All of us have personally experienced this principle. For example, when I was in fourth grade, I had to learn my multiplication tables in order to pass, and I practiced them over and over. Now, many years later, I still know them. When my son was practicing the piano, I saw this principle illustrated again. He would play a difficult measure repeatedly. Yes, at times it was tiresome to hear, but it was necessary in order for him to learn to play it right. And the things we learn through repetition, we will remember!
The Lord knows how we learn best, and He knows it is easy for us to forget. That is why He tells us to continually rehearse His promises of blessings and His sure judgments to our children. Then, when they are grown, they will teach their children, so the message will carry on to successive generations. As long as we live, we can influence later generations. If we do not have children or grandchildren, we can be mentors to neighborhood children or church friends.
In order for us to be good teachers or mentors, we must commune with the Lord regularly. We must study His Word continually. We must talk about the Lord repeatedly. Learning the multiplication tables or a piano piece can get boring; however, as we study and rehearse the precepts and concepts of the Lord, they become richer and deeper. We will enjoy it more and more!
The Book of Joel likely was written between 837 B.C. and 796 B.C. Athaliah usurped the throne in Judah in 841 B.C. and Joash became king in 835 B.C. There had been much sin and corruption in the land, and Joel wrote to the people of Judah to warn them of God’s judgments for disobedience.
The theme that recurs throughout the book is the warning of the day of the Lord, in which God’s judgments for sin would be poured out. Joel warned the people of Judah to inform their children and each succeeding generation about the consequences of turning from the Lord.

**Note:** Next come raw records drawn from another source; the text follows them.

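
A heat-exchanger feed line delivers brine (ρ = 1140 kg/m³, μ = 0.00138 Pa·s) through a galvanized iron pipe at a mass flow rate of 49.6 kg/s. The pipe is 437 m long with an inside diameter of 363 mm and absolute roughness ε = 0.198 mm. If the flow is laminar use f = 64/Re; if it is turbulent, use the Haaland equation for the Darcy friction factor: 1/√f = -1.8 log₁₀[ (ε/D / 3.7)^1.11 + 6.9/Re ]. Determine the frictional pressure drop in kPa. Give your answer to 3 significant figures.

A = πD²/4 = π(0.363)²/4 = 0.1035 m²; mean velocity V = ṁ/(ρA) = 49.6/(1140 · 0.1035) = 0.4204 m/s.
Reynolds number Re = ρVD/μ = 1140 · 0.4204 · 0.363 / 0.00138 = 1.261e+05.
Re > 4000 → turbulent. Relative roughness ε/D = 0.000198/0.363 = 0.000545. Haaland: 1/√f = -1.8 log₁₀[(0.000545/3.7)^1.11 + 6.9/1.261e+05] = -1.8 log₁₀[5.59e-05 + 5.47e-05] = 7.121, so f = 0.01972.
Darcy-Weisbach: ΔP = f(L/D)(ρV²/2) = 0.01972·(437/0.363)·(1140·0.4204²/2) = 0.01972·1204·100.7 = 2392 Pa.
ΔP = 2392 Pa = 2.39 kPa.

ΔP ≈ 2.39 kPa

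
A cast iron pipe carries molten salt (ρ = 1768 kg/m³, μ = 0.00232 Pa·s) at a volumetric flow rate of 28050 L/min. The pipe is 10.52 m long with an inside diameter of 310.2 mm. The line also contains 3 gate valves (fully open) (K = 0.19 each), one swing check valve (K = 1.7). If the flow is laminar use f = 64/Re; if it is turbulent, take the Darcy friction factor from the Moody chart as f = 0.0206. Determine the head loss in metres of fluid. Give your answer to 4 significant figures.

Q = 28050 L/min = 28050/60000 = 0.4675 m³/s.
Cross-sectional area A = πD²/4 = π(0.3102)²/4 = 0.07557 m²; mean velocity V = Q/A = 0.4675/0.07557 = 6.186 m/s.
Reynolds number Re = ρVD/μ = 1768 · 6.186 · 0.3102 / 0.00232 = 1.462e+06.
Re > 4000 → turbulent; use the Moody-chart value f = 0.0206.
Total minor-loss coefficient ΣK = 3·0.19 + 1·1.7 = 2.27.
ΔP = [f·L/D + ΣK]·(ρV²/2) = [0.0206·10.52/0.3102 + 2.27]·(1768·6.186²/2) = [0.6986 + 2.27]·3.383e+04 = 1.004e+05 Pa.
Head loss h_f = ΔP/(ρg) = 1.004e+05/(1768·9.81) = 5.790 m.

h_f ≈ 5.790 m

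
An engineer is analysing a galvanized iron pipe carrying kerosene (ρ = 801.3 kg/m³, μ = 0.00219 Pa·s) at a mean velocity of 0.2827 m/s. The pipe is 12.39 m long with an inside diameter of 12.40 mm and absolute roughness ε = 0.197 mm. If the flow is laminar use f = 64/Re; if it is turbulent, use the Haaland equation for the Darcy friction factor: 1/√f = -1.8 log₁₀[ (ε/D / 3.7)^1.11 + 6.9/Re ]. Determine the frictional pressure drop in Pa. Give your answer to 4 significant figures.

ΔP ≈ 1596 Pa

Reynolds number Re = ρVD/μ = 801.3 · 0.2827 · 0.0124 / 0.00219 = 1283.
Re < 2300 → laminar flow, so f = 64/Re = 64/1283 = 0.0499 (the turbulent correlation is not needed).
Darcy-Weisbach: ΔP = f(L/D)(ρV²/2) = 0.0499·(12.39/0.0124)·(801.3·0.2827²/2) = 0.0499·999.2·32.02 = 1596 Pa.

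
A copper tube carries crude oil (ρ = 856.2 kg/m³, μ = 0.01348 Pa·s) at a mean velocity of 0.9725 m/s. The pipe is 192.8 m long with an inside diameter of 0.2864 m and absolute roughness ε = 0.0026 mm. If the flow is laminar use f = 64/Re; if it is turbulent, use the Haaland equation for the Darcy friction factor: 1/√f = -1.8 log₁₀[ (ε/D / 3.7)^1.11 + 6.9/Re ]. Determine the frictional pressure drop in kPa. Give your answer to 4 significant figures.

ΔP ≈ 7.242 kPa

Reynolds number Re = ρVD/μ = 856.2 · 0.9725 · 0.2864 / 0.0135 = 1.769e+04.
Re > 4000 → turbulent. Relative roughness ε/D = 2.6e-06/0.2864 = 9.08e-06. Haaland: 1/√f = -1.8 log₁₀[(9.08e-06/3.7)^1.11 + 6.9/1.769e+04] = -1.8 log₁₀[5.92e-07 + 0.00039] = 6.135, so f = 0.02657.
Darcy-Weisbach: ΔP = f(L/D)(ρV²/2) = 0.02657·(192.8/0.2864)·(856.2·0.9725²/2) = 0.02657·673.2·404.9 = 7242 Pa.
ΔP = 7242 Pa = 7.242 kPa.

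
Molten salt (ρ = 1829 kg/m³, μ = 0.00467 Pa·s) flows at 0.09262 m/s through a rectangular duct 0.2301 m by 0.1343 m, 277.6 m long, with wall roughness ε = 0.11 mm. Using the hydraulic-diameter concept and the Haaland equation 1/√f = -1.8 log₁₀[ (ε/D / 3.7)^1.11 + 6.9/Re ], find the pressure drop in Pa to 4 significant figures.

Hydraulic diameter D_h = 4A/P = 4·(0.2301·0.1343)/(2·(0.2301+0.1343)) = 0.1236/0.7288 = 0.1696 m.
Re = ρVD_h/μ = 1829·0.09262·0.1696/0.00467 = 6152.
ε/D_h = 0.00011/0.1696 = 0.000649; Haaland gives 1/√f = -1.8 log₁₀[6.77e-05+0.00112] = 5.265, so f = 0.03608.
ΔP = f(L/D_h)(ρV²/2) = 0.03608·277.6/0.1696·7.845 = 463.3 Pa.

ΔP ≈ 463.3 Pa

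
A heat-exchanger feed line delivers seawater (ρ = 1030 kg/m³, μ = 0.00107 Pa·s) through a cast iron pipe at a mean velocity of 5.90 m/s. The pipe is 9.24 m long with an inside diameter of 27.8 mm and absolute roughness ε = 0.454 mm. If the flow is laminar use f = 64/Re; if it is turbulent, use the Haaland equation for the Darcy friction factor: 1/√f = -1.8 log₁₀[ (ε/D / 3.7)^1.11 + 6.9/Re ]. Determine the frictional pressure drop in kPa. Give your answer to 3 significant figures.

ΔP ≈ 271 kPa

Reynolds number Re = ρVD/μ = 1030 · 5.9 · 0.0278 / 0.00107 = 1.579e+05.
Re > 4000 → turbulent. Relative roughness ε/D = 0.000454/0.0278 = 0.0163. Haaland: 1/√f = -1.8 log₁₀[(0.0163/3.7)^1.11 + 6.9/1.579e+05] = -1.8 log₁₀[0.00243 + 4.37e-05] = 4.692, so f = 0.04543.
Darcy-Weisbach: ΔP = f(L/D)(ρV²/2) = 0.04543·(9.24/0.0278)·(1030·5.9²/2) = 0.04543·332.4·1.793e+04 = 2.707e+05 Pa.
ΔP = 2.707e+05 Pa = 271 kPa.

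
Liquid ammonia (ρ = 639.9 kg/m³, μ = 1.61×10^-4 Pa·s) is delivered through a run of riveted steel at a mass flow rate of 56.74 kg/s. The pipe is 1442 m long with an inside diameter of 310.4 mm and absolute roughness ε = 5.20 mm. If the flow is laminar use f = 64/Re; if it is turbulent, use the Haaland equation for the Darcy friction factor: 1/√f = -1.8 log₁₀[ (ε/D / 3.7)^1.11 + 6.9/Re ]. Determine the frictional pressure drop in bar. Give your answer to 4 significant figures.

ΔP ≈ 0.9310 bar

A = πD²/4 = π(0.3104)²/4 = 0.07567 m²; mean velocity V = ṁ/(ρA) = 56.74/(639.9 · 0.07567) = 1.172 m/s.
Reynolds number Re = ρVD/μ = 639.9 · 1.172 · 0.3104 / 0.000161 = 1.446e+06.
Re > 4000 → turbulent. Relative roughness ε/D = 0.0052/0.3104 = 0.0168. Haaland: 1/√f = -1.8 log₁₀[(0.0168/3.7)^1.11 + 6.9/1.446e+06] = -1.8 log₁₀[0.0025 + 4.77e-06] = 4.682, so f = 0.04562.
Darcy-Weisbach: ΔP = f(L/D)(ρV²/2) = 0.04562·(1442/0.3104)·(639.9·1.172²/2) = 0.04562·4646·439.3 = 9.31e+04 Pa.
ΔP = 9.31e+04 Pa = 0.9310 bar.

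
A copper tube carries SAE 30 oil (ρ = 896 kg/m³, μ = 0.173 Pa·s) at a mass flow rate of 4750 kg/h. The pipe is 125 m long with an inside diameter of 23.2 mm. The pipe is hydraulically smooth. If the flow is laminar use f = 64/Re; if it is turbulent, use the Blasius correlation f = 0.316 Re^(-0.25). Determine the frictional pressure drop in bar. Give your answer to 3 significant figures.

ΔP ≈ 44.8 bar

ṁ = 4750 kg/h = 4750/3600 = 1.319 kg/s.
A = πD²/4 = π(0.0232)²/4 = 0.0004227 m²; mean velocity V = ṁ/(ρA) = 1.319/(896 · 0.0004227) = 3.484 m/s.
Reynolds number Re = ρVD/μ = 896 · 3.484 · 0.0232 / 0.173 = 418.6.
Re < 2300 → laminar flow, so f = 64/Re = 64/418.6 = 0.1529 (the turbulent correlation is not needed).
Darcy-Weisbach: ΔP = f(L/D)(ρV²/2) = 0.1529·(125/0.0232)·(896·3.484²/2) = 0.1529·5388·5436 = 4.479e+06 Pa.
ΔP = 4.479e+06 Pa = 44.8 bar.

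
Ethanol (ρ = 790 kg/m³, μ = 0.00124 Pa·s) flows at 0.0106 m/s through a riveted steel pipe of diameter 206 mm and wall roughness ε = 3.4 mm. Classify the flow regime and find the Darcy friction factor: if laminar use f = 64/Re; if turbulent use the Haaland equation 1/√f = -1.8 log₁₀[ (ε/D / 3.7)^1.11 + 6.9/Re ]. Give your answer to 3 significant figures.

Re = ρVD/μ = 790·0.0106·0.206/0.00124 = 1391.
Re < 2300 → laminar, so f = 64/Re = 0.046 (roughness is irrelevant in laminar flow).

f ≈ 0.0460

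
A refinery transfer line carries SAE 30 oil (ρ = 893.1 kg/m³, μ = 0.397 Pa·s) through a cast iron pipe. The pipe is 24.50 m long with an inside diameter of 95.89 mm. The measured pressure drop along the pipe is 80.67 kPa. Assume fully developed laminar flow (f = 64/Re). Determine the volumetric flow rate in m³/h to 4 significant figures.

Q ≈ 61.96 m³/h

For laminar flow, f = 64/Re with Re = ρVD/μ, so Darcy-Weisbach reduces to ΔP = 32μLV/D². Solving for V: V = ΔP·D²/(32μL) = 8.067e+04·(0.09589)²/(32·0.397·24.5) = 2.383 m/s.
Check: Re = ρVD/μ = 893.1·2.383·0.09589/0.397 = 514.1 < 2300, so the laminar assumption holds.
Q = V·A = 2.383·(π/4·0.09589²) = 0.01721 m³/s = 61.96 m³/h.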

In chapter 1, Joel described a great plague of locusts bringing terrible devastation upon the land. When locusts invade, the swarms are so thick that the sky is blackened and the earth is covered. Every speck of vegetation is devoured. After the locusts, Joel described a great famine and drought that would ravage the land. These were just a foretaste of the day of the Lord. Although Joel was referring to a day of judgment from God upon Judah, there are overtones of a great and final day of the Lord, when all sinful mankind will face judgment.
Joel pled with Judah to cry unto the Lord, and to fast and pray for mercy. In subsequent chapters Joel referred to a time of hope and blessing if the people would repent and turn from their sins.
(Hannah’s Bible Outlines - Used by permission per WORDsearch)
I. Introduction (1:1)
II. The day of the Lord in Joel’s time (1:2-20)
A. The disastrous locust plague (1:2-14)
1. The destruction of the plague (1:2-4)
a. The rehearsal of the plague (1:2-3)
b. The totality of the plague (1:4)
2. The directions to the people (1:5-14)
a. The drunkards (1:5-7)
b. The people (1:8-12)
c. The priests (1:13-14)
B. The disastrous drought (1:15-20)
1. The nature of the drought (1:15)
2. The effect of the drought (1:16-20)
a. On daily life (1:16-17)
b. On animal life (1:18-20)
We want to remind ourselves and those around us to prepare for the great day of the Lord. This will take repetition — daily awareness of God’s instructions to us. God will help us if we keep looking to Him.